Category theory
Category theory is an approach to mathematics which unifies computation, logic, and topology. It was originally created to study wikipedia:algebraic topology and define wikipedia:naturality. Instead of studying individual objects, category theory studies relationships and transformations between objects. Categories can be seen as generalizations of sets, groups, and other common mathematical gadgets.
Several facets of programming-language design can be simplified using category theory. Type theory is interpreted using categories. Kan extensions describe optimizations which use intermediate representations. Infamously, monads represent effects, and less famously, comonads represent contexts.
Introduction
A category can also be thought of as—but is not equivalent to—a labeled digraph: a set of nodes containing values with directed edges mapping nodes to other nodes. In the more general way of thought, a category is a class of "objects"—which can be any type of arbitrary thing—with "arrows" (also called "morphisms") between them mapping one to another. An arrow represents some sort of transformation between a "domain" (the object from which the arrow originates) and the "codomain" (the destination object).

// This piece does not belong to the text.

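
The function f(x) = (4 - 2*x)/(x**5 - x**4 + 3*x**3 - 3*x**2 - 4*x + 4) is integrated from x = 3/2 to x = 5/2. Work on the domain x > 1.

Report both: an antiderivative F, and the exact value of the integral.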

Categories also have some sort of operation for composing arrows, written f ∘ g
. This leads to the property that, if there is are two arrows f : A → B
and g : B → C
, then there is another arrow f ∘ g : A → C
. This should be reminiscent of function composition in other areas of mathematics, but represents a more general concept. Note that it is required that ∘
is associative—that is, (f ∘ g) ∘ h ≡ f ∘ (g ∘ h)
.
The final requirement for a category is that every object A
has an "identity morphism" idA
. For every morphism f : A → B
, The identity object has the property that f ∘ idA ≡ f
, and for every morphism g : B → A
, idA ∘ g ≡ g
Higher Categories
In certain contexts, such as topology, it is natural to define 2-morphisms, things similar to morphisms whose domains and codomains are themselves morphisms. These can be composed in more varied ways, and lead to a generalization of associativity known as a coherence law. There is a hierarchy of k-morphisms parameterized by natural numbers, which may or may not be directed. The study of categories with such higher k-morphisms is known as Higher Category Theory, and is discussed in detail on The nLab.
Automatic Language Generation
Given a category, we can follow a recipe to generate the semantics for a language which studies that category. If facts about the original category are computable, then the resulting language is computable too.
Native Type Theory
Conversely, given a language, we can generate a type theory and associated category. The resulting type theory is called the native type theory. Even dynamically-typed languages often have useful native type theories.
Codensity Monads
The (right) Kan extension of a functor along itself always generates a monad, known as the wikipedia:codensity monad. Common advice from category theorists, e.g. in [1], is:
Whenever you meet a functor, ask what its codensity monad is.
As explained in "Kan Extensions for Program Optimization", continuation monads arise as special cases of codensity monads. Continuation monads are known as "mothers of all monads" in the sense that all effect monads factor through them. In "Colored Functions and Monadic Effects", the concept of colored functions is explained in terms of continuation monads.